Linguistics (the study of language) divides two major ways: spoken (called phonics) and written. Another major division is synchronic vs, diachronic—as the derivations of the terms imply, study of words as they change meaning, inflection, syntax, form, etc. through time (dia—chronic) and study of words as they work together in the same time frame (syn-chronic). In literary scholarship, diachronic linguists study how, for example, a word’s meaning changes from one century to the next—how does the word “servant” change meaning from the Latin meaning—“one who serves” through medieval and Renaissance times—“one who is loyal to a certain lord (his “servant”) to Victorian times—a domestic employee whose job is to “serve” food—to modern times—a person subservient to a stronger entity.

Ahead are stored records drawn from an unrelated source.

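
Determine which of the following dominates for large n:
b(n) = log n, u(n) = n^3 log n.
Comparing growth rates:
Growth-rate hierarchy: log n ≺ any polynomial ≺ any exponential cⁿ (c>1) ≺ n! ≺ nⁿ.
polynomial degree 3 (with log factor) dominates logarithmic asymptotically.

u(n) grows faster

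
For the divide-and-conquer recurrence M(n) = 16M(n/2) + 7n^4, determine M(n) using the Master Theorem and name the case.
Master Theorem template: M(n) = a·M(n/b) + f(n).
Here: a=16, b=2, f(n)=7n^4
Compute log_b(a) = log_2(16) = 4.
f(n) = 7n^4 = Θ(n^4). Case 2: M(n) = Θ(n^4 log n).

Case 2: M(n) = Θ(n^4 log n)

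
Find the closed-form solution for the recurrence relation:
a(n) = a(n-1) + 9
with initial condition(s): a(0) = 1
Recurrence: a(n) = a(n-1) + 9, initial: a(0) = 1.
Each step adds 9, so a(n) = a(0) + 9n = 9n + 1.

a(n) = 9n + 1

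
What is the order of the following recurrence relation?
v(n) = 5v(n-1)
The order is the largest lag k for which v(n-k) appears. Here the deepest term is v(n-1), so the order is 1.

Order 1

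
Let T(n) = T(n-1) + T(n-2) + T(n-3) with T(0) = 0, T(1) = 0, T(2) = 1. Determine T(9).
Computing the sequence terms:
0, 0, 1, 1, 2, 4, 7, 13, 24, 44

44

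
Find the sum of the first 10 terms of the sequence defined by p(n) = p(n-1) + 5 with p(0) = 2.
Computing the sequence terms: 2, 7, 12, 17, 22, 27, 32, 37, 42, 47
Adding these values together:

245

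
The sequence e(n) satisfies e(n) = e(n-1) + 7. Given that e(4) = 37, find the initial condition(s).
e(4) = e(0) + 4·7, so e(0) = 37 - 28 = 9.

e(0) = 9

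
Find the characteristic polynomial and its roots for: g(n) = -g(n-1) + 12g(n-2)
Substitute g(n) = rⁿ and divide through by rⁿ⁻²: r² + r - 12 = 0
Factor: (r - 3)(r + 4) = 0, so r = 3, -4.
General solution: g(n) = A·3ⁿ + B·(-4)ⁿ

Characteristic: r² + r - 12 = 0, Roots: r = 3, -4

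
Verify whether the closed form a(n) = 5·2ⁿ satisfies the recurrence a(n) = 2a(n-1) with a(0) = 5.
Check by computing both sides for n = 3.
From the recurrence with a(0) = 5:
  a(0) = 5, a(1) = 10, a(2) = 20, a(3) = 40
  so the recurrence gives a(3) = 40.
From the proposed closed form a(n) = 5·2ⁿ:
  a(3) = 40.
Both sides give 40 at n = 3, and the initial condition(s) match, so the closed form is consistent.

Yes, the closed form is correct.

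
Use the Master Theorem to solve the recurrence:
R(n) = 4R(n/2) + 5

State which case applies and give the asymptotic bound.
Master Theorem template: R(n) = a·R(n/b) + f(n).
Here: a=4, b=2, f(n)=5
Compute log_b(a) = log_2(4) = 2.
f(n) = 5 = O(n^(2-ε)) with ε = 2. Case 1: R(n) = Θ(n^log_b(a)) = Θ(n^2).

Case 1: R(n) = Θ(n^2)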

This is, of course, an over-simple example of how words change through time, but it “serves” to demonstrate what is meant by studying linguistics “over time.”

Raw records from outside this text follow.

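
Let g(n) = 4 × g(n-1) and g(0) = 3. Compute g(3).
Computing step by step:
g(0) = 3
g(1) = 4 × 3 = 12
g(2) = 4 × 12 = 48
g(3) = 4 × 48 = 192

192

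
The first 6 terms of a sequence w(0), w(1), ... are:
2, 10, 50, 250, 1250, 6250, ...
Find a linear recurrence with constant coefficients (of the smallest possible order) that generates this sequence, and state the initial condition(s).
Look for the lowest-order linear relation among consecutive terms.
Observation: each term is 5× the previous.
Check at n=2: 5·10 = 50. ✓

w(n) = 5 × w(n-1), w(0) = 2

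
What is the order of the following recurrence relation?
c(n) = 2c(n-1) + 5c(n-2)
The order is the largest lag k for which c(n-k) appears. Here the deepest term is c(n-2), so the order is 2.

Order 2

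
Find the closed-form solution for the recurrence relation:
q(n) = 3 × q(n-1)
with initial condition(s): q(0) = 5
Recurrence: q(n) = 3 × q(n-1), initial: q(0) = 5.
Each term is 3 times the previous, so this is geometric with ratio 3. After n steps: q(n) = q(0)·3ⁿ = 5·3ⁿ.

q(n) = 5·3ⁿ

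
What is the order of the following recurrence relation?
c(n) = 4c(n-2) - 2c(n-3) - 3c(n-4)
The order is the largest lag k for which c(n-k) appears. Here the deepest term is c(n-4), so the order is 4.

Order 4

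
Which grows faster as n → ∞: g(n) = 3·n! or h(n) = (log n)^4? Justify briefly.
Comparing growth rates:
Growth-rate hierarchy: log n ≺ any polynomial ≺ any exponential cⁿ (c>1) ≺ n! ≺ nⁿ.
factorial dominates polylogarithmic (log n)^4 asymptotically.

g(n) grows faster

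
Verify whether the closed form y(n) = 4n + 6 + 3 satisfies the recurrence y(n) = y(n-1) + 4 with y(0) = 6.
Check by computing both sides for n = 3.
From the recurrence with y(0) = 6:
  y(0) = 6, y(1) = 10, y(2) = 14, y(3) = 18
  so the recurrence gives y(3) = 18.
From the proposed closed form y(n) = 4n + 6 + 3:
  y(3) = 21.
The recurrence gives 18 but the closed form gives 21, so the closed form does not satisfy the recurrence.

No, the closed form is incorrect.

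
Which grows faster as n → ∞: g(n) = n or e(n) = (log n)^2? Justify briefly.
Comparing growth rates:
Growth-rate hierarchy: log n ≺ any polynomial ≺ any exponential cⁿ (c>1) ≺ n! ≺ nⁿ.
polynomial degree 1 dominates polylogarithmic (log n)^2 asymptotically.

g(n) grows faster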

An example of synchronic linguistics might be “pot”—while it means a cooking utensil, it also means (at the same time) marijuana, and “the chips to be competed for in a poker game.” Again, this is an over-simple example to demonstrate the meaning of “synchronic linguistics.”
In practicality, then the term “diachronic linguistics” means “the study of how language has changed and is changing over time, through the history of language development.” This linguist would be interested in how “thee” and “thou” changed to “you”, or why some words became contracted—“won’t, can’t,” etc.--or why the syntax of noun and modifier is different in English and French (red wine vs. vin rose); the synchronous linguistics would be interested in how words get their connotations—“whore,” “escort,” “streetwalker,” “prostitute,” “woman of the night,” etc., or “cop,” “police officer,” “flatfoot,” “fuzz,” etc., or the linguistic subtleties of placing an auxiliary clause in a sentence at the beginning vs. the end of the sentence. The diachronic linguist studies Chaucer and Shakespeare for their contributions to the growth of the English language. The synchronic linguist compares Hemingway’s sparse use of modifiers (adjectives and adverbs) with Joyce’s attempts to exhaust the English language.